Proliferative potential of WT1‐reactive CD8⁺ T cells. Carboxyfluorescein diacetate succinimidyl ester (CFSE)‐labeled bone marrow (BM) and peripheral blood (PB) mononuclear cells were stimulated with WT1 peptides, and CFSE dilution was analyzed by FACS. (A) Representative flow cytometric analysis of CFSE dilution in interferon (IFN)‐γ⁺ CD8⁺ CD3⁺ T cells. (B) CFSE mean fluorescence intensity (MFI) of IFN‐γ⁺ CD8⁺ CD3⁺ T cells in BM (closed circles) and PB (open circles). Horizontal bars indicate median values of MFI.

Figure 5

Cytotoxic potential of WT1 tetramer⁺ CD8⁺ T cells.

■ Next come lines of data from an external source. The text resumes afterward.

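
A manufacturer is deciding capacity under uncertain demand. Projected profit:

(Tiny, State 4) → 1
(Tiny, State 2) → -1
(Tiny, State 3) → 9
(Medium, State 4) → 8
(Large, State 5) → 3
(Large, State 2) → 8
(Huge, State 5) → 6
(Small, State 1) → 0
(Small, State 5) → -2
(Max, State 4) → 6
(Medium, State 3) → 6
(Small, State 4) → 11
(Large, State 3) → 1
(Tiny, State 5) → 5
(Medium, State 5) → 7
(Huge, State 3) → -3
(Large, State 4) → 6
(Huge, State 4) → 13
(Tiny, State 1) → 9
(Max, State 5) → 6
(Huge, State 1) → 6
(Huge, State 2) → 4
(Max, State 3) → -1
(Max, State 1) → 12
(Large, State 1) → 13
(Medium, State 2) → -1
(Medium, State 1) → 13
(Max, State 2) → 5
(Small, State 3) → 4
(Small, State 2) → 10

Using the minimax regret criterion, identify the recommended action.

Large

Column bests: State 1=13, State 2=10, State 3=9, State 4=13, State 5=7.
Tiny regrets: 4, 11, 0, 12, 2 → max 12
Small regrets: 13, 0, 5, 2, 9 → max 13
Medium regrets: 0, 11, 3, 5, 0 → max 11
Large regrets: 0, 2, 8, 7, 4 → max 8
Huge regrets: 7, 6, 12, 0, 1 → max 12
Max regrets: 1, 5, 10, 7, 1 → max 10
Smallest max regret = 8 → Large.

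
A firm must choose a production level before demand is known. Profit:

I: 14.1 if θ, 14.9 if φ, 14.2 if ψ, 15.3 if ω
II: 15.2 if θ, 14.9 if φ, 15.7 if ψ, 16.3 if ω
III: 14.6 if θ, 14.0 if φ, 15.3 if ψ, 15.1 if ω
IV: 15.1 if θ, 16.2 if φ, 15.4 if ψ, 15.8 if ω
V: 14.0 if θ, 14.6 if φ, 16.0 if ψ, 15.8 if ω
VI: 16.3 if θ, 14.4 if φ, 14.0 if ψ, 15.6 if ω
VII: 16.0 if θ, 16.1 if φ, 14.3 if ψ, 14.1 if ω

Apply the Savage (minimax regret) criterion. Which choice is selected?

IV

Column bests: θ=16.3, φ=16.2, ψ=16.0, ω=16.3.
I regrets: 2.2, 1.3, 1.8, 1.0 → max 2.2
II regrets: 1.1, 1.3, 0.3, 0.0 → max 1.3
III regrets: 1.7, 2.2, 0.7, 1.2 → max 2.2
IV regrets: 1.2, 0.0, 0.6, 0.5 → max 1.2
V regrets: 2.3, 1.6, 0.0, 0.5 → max 2.3
VI regrets: 0.0, 1.8, 2.0, 0.7 → max 2.0
VII regrets: 0.3, 0.1, 1.7, 2.2 → max 2.2
Smallest max regret = 1.2 → IV.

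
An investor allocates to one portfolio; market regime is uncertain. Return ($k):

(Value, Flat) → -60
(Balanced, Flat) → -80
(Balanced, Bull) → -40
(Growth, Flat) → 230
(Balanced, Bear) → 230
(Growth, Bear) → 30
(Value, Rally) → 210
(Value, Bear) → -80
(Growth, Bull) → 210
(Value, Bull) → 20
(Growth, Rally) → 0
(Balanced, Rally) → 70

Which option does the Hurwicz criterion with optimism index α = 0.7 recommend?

Growth

Value: 0.7·210 + 0.3·(-80) = 123
Balanced: 0.7·230 + 0.3·(-80) = 137
Growth: 0.7·230 + 0.3·0 = 161
Highest Hurwicz score = 161 → Growth.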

Mononuclear cells from bone marrow (BM) and peripheral blood (PB) were stimulated with WT1 peptide, then CD107a/b cell surface expression was examined. (A) Frequencies of CD107a/b⁺ cells in WT1 tetramer⁺ CD8⁺ T cells in BM (closed circles) and PB (open circles). (B) Frequencies of CD107a/b⁺ cells in effector‐memory (EM) and effector (E) subsets in WT1 tetramer⁺ CD8⁺ T cells in BM (closed circles) and PB (open circles). Horizontal bars indicate median values of the frequencies.

Figure 6

Expression of chemokine receptor CCR5 on WT1 tetramer⁺ CD8⁺ T cells. Frequencies of CCR5⁺ cells in WT1 tetramer⁺ CD8⁺ T cells in bone marrow (BM; closed circles) and peripheral blood (PB; open circles). Horizontal bars indicate median values of the frequencies.